The speed of Rosetta will also depend a lot on your perspective. Yes, if you’re upgrading to an Intel-based iMac from an iMac G5 you bought just a few months ago, all of your non-Universal software will run at half speed. But if you’re upgrading from a two- or three-year-old iMac, the speed difference may be much less noticeable.
The speed of applications running under Rosetta will be something to keep in mind, especially when it comes to the forthcoming release of the
MacBook Pro. The users of that professional-level laptop are far more likely to demand serious speed from their applications; if there’s no Universal version of Photoshop available at the time, professional photographers may balk at the idea of running Photoshop at a fraction of its speed.
What it means
If you talk to both Apple and Intel, they’ll tell you that the Intel Core Duo is a processor designed for laptops, providing a compromise between performance and good power-consumption and heat-generation characteristics. And so the Core Duo processor in these new iMacs (as well as the forthcoming MacBook Pro) is clearly not meant to be the be-all, end-all when it comes to raw computing power.
That’s one reason why Apple’s initial speed claims of doubled performance (with some tests running showing as much as a 3x speed boost) were so breathtaking, since they were coming from a chip meant to run small and cool. Unfortunately, our tests suggest that the remarkable results of Apple’s published tests aren’t reflected in most of the real-world applications we tested.
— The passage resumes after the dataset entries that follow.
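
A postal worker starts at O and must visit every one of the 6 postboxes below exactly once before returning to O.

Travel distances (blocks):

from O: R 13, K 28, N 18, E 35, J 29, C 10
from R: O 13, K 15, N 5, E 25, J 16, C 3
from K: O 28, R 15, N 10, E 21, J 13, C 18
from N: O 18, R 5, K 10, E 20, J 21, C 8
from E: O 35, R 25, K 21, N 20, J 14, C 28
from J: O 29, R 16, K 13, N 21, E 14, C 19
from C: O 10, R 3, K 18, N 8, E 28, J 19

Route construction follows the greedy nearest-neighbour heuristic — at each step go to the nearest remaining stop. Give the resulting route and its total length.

O → [C:10 / R:13 / N:18 / K:28 / J:29 / E:35] → C (10)
C → [R:3 / N:8 / K:18 / J:19 / E:28] → R (3)
R → [N:5 / K:15 / J:16 / E:25] → N (5)
N → [K:10 / E:20 / J:21] → K (10)
K → [J:13 / E:21] → J (13)
J → [E:14] → E (14)
Return E→O: 35.
Total = 10 + 3 + 5 + 10 + 13 + 14 + 35 = 90.

Total distance 90 blocks via the nearest-neighbour route O → C → R → N → K → J → E → O.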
Based on our initial tests, the new Core-Duo-based iMac seems to be 10 to 20 percent percent faster than its predecessor when it comes to native applications, with some select tasks showing improvement above and beyond that.
Potential iMac buyers who predominantly rely on applications that aren’t available in Universal versions (or, for that matter, those who rely on Classic, which is incompatible with Intel-based Macs) will likely not be interested in these first Intel systems. Running a handful of programs in Rosetta seems reasonable, but if you rely on numerous applications that aren’t yet Universal, it’s probably wise to wait.
After running these tests, several questions come to mind—and they impact the entire Mac product line, not just the iMac. How optimized is Mac OS X 10.4.4 for Intel processors, and will Apple be able to improve performance on these systems over time? Is there room for improvement in the optimization of individual applications, or is this all we’re going to get? How quickly will Intel improve processor performance from here, both in the Core Duo line and in other chip lines that will wend their way into future Apple products?
We don’t have all those answers yet, although several conversations with Apple representatives have suggested that developers will be able to improve the performance of their software as they become more comfortable with the new Intel architecture. Even Apple’s own freshly-released iLife ’06 applications could stand to be better optimized—and Apple representatives admitted as much to us.
How much speed can be wrung out of future improvements to software and the operating system itself? We simply don’t know. There’s reason for hope, but there’s much more testing to be done, many more Universal applications to be written, and more Mac OS X system updates to be released.
[ Jason Snell is the editorial director of Macworld . ]
(Updated on January 18 at 4:46 PM ET to add “times faster than” equivalents to charts. Updated again at 5:35 PM ET to attempt to clarify percentages slower v. percentages faster v. times as fast. Updated on January 20 at 1:43 PM ET to correct a line in the story text which switched the description of two iPhoto tests.)